Varietà autoctone e biodiversità agricola

 

Nel corso dell’ultimo secolo, spesso con la scusa della diffusione di specie più produttive, si è assistito ad una incredibile riduzione nella biodiversità agricola. Questa tendenza ha avuto numerosi effetti collaterali. Innanzitutto, si è assistito ad una drammatica diminuzione della varietà genetica. La diversità offriva un'argine contro la diffusione di malattie e parassiti: alcune di queste ne erano immuni e costituivano degli argini naturali alle epidemie. Molte di queste varietà erano profondamente adattate al territorio in cui venivano coltivate, per questo in grado di rispondere in modo positivo, senza la necessità di massicci contributi chimici, alle caratteristiche del clima e del terreno dei loro luoghi.

Il recupero della flora e della fauna autoctone

Assisitiamo ad un impoverimento del patrimonio di odori e sapori che caratterizzavano la cucina veneta di un tempo. Le varietà locali differivano ampiamente da quelle di inserimento industriale nelle loro caratteristiche organolettiche e nelle modalità di preparazione. La loro scomparsa ha causato la perdita di preparazioni e ricette legate a doppio filo ai prodotti del territorio ed anche un radicale impoverimento della “tavolozza” di sapori. Il recupero di specie vegetali ed animali autoctone permetterebbe di recuperare prodotti agroalimentari di eccellenza che hanno caratterizzato la tradizione veneta. Il loro stretto legame con il territorio, che li distingue dalle grandi produzioni industriali, li renderebbe capaci di distinguersi sui mercati globali, permetterebbe di offrire opportunità di sviluppo economico alle zone più svantaggiate, offrirebbe importanti occasioni per lo sviluppo turistico rivolgendosi a clienti internazionali sempre più interessati alla cultura, ai paesaggi ed alla gastronomia locale. In passato in Veneto si è assistito al recupero di razze produttive locali come la vacca Burlina nella zona dell’Altopiano di Asiago o della pecora di Lamon nella zona del Feltrino. Tuttavia, questi recuperi si sono limitati a poche varietà – perlopiù animali, a piccole porzioni di territorio, e alle specie produttive.

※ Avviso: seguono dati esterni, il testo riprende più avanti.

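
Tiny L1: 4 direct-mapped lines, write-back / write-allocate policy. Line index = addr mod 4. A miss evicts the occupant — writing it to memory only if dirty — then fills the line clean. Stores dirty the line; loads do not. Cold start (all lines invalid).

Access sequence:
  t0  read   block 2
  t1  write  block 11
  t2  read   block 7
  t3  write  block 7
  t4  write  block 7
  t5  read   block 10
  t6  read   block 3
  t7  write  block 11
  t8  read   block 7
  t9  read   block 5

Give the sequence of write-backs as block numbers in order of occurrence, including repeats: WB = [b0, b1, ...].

WB = [11, 7, 11]

0: R B2 -> L2 miss  d=-]
1: W B11 -> L3 miss  d=D]
2: R B7 -> L3 miss wb->B11  d=-]
3: W B7 -> L3 hit  d=D]
4: W B7 -> L3 hit  d=D]
5: R B10 -> L2 miss  d=-]
6: R B3 -> L3 miss wb->B7  d=-]
7: W B11 -> L3 miss  d=D]
8: R B7 -> L3 miss wb->B11  d=-]
9: R B5 -> L1 miss  d=-]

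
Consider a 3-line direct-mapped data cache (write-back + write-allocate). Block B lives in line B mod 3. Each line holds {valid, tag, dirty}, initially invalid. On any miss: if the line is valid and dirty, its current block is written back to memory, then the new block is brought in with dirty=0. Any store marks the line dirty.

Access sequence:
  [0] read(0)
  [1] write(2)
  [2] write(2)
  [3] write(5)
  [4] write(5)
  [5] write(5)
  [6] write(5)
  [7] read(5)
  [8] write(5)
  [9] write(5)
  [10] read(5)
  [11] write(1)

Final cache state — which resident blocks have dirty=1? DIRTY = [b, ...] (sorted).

  0 | R B0 → L0 miss [-]
  1 | W B2 → L2 miss [D]
  2 | W B2 → L2 hit [D]
  3 | W B5 → L2 miss wb→B2 [D]
  4 | W B5 → L2 hit [D]
  5 | W B5 → L2 hit [D]
  6 | W B5 → L2 hit [D]
  7 | R B5 → L2 hit [D]
  8 | W B5 → L2 hit [D]
  9 | W B5 → L2 hit [D]
  10 | R B5 → L2 hit [D]
  11 | W B1 → L1 miss [D]

DIRTY = [1, 5]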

Promozione e sovvenzioni per la salvaguardia delle varietà autoctone

Crediamo nel promuovere con maggiori risorse questi sforzi di recupero attraverso programmi volti alla salvaguardia di varietà autoctone di cereali, frutticoli e vinicoli oltre che di razze animali locali, potenziando la partnership tra scuole, università, agenzie ed amministrazioni pubbliche e sviluppando al meglio i piani europei di salvaguardia della biodiversità e di sviluppo rurale. In una chiave di valorizzazione del paesaggio, crediamo inoltre che questi programmi dovrebbero riguardare anche le razze di specie non produttive come delle antiche razze canine autoctone (Pastore della Lessinia e Pastore del Lagorai).